- Irwansyah
Cegah Stunting Kodim 1628/SB Kerahkan Aparat Kewilayahan
Sumbawa Barat, Nusa Tenggara Barat - Kodim 1628/Sumbawa Barat, mengumpulkan para aparat kewilayahan untuk memberikan pengetahuan dan pencegahan stunting terhadap ibu-ibu yang memiliki balita di wilayah Sumbawa Barat.
"Belakangan ini kita sering mendengar tentang stunting dan sering dibicarakan oleh beberapa kalangan terutama ibu-ibu yang memiliki anak balita, stunting dan pendek adalah kondisi yang berbeda sehingga membutuhkan penanganan yang tidak sama," kata Kasdim 1628/SB Mayor Inf Dahlan, Selasa (08/10/2022).
Kasdim berharap pengetahuan terhadap stunting yang diperoleh dari kegiatan tersebut dapat membantu mencegah penyebaran stunting di wilayah masing-masing peserta pembekalan.
"Mudah mudahan dengan pembekalan ini, para apkowil bisa menerapkan dinmasyaralat membantu pencegahan stunting di masyarakat di wilayah masing masing," ungkap Mayor Inf Dahlan.
Sementara itu menurut Kepala Dinas Pengendalian Penduduk Keluarga Berencana dan Pemberdayaan Perempuan Perlindungan Anak (DP2KB P3A), Tuwuh, menyebut bahwa stunting pada anak memang harus menjadi perhatian dan diwaspadai karena kondisi ini menandakan nutrisi anak tidak terpenuhi dengan baik, dan jika dibiarkan tanpa penanganan, stunting bisa menimbulkan dampak jangka panjang kepada anak. Anak tidak hanya mengalami hambatan pertumbuhan fisik, tapi nutrisi yang tidak mencukupi juga memengaruhi kekuatan daya tahan tubuh hingga perkembangan otak anak.

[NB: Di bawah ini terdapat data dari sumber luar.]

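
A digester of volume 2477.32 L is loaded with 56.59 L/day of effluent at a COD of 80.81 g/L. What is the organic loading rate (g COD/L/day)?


OLR = Q * S / V
= 56.59 * 80.81 / 2477.32
= 1.8460 g/L/day

1.8460 g/L/day


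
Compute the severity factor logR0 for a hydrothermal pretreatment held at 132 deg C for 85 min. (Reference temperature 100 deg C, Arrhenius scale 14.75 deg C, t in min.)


logR0 = log10(t * exp((T - 100) / 14.75))
= log10(85 * exp((132 - 100) / 14.75))
= 2.8716

2.8716


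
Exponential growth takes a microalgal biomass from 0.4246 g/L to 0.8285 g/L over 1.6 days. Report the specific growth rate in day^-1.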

Stunting adalah adalah kondisi gagal tumbuh pada anak balita akibat dari kekurangan gizi kronis sehingga anak terlalu pendek untuk usianya. Kekurangan gizi terjadi sejak bayi dalam kandungan dan pada masa awal setelah bayi lahir akan tetapi, kondisi stunting baru nampak setelah bayi berusia 2 tahun.
"Balita pendek (stunted) dan sangat penting (severety stunted) adalah balita dengan panjang badan (PB/U) dan tinggi badan (TB/U) menurut umurnya dibandingkan dengan standar baku WHO-MGRS tahun 2006," urainya.
Data Riset Kesehatan Dasar (Riskesdas) tahun 2018 yang dilakukan oleh Badan Penelitian dan Pengembangan Kesehatan (Litbangkes) menunjukkan angka yang cukup menggembirakan terkait masalah stunting.
Angka stunting atau anak tumbuh pendek turun dari 37,2 persen pada Riskesdas 2013 menjadi 30,8 persen pada Riskesdas 2018. Meski tren stunting mengalami penurunan, hal ini masih berada di bawah rekomendasi Organisasi Kesehatan Dunia (WHO) yaitu kurang dari 20 persen. Persentase stunting di Indonesia secara keseluruhan masih tergolong tinggi dan harus mendapat perhatian khusus.
Lanjutnya, ada beberapa penyebab stunting yakni faktor gizi sanga anak dan ibu hamil serta faktor multidimensi. Praktek pengasuhan yang kurang baik, termasuk kurangnya pengetahuan ibu mengenai kesehatan dan gizi sebelum, pada masa kehamilan dan setelah melahirkan.
"Masih terbatasnya layanan kesehatan termasuk layanan ANC (ante natal care) atau pelayanan kesehatan ibu selama masa kehamilan, post natal care atau pelayanan setelah melahirkan dan pembelajaran dini yang berkualitas," paparnya.
Salah satu solusi untuk mencegah stunting adalah dengan pemberian ASI Eksklusif sampai bayi berusia 6 bulan, dampingi ASI Eksklusif dengan MPASI sehat. Terus memantau tumbuh kembang anak, dan selalu jaga kebersihan lingkungan.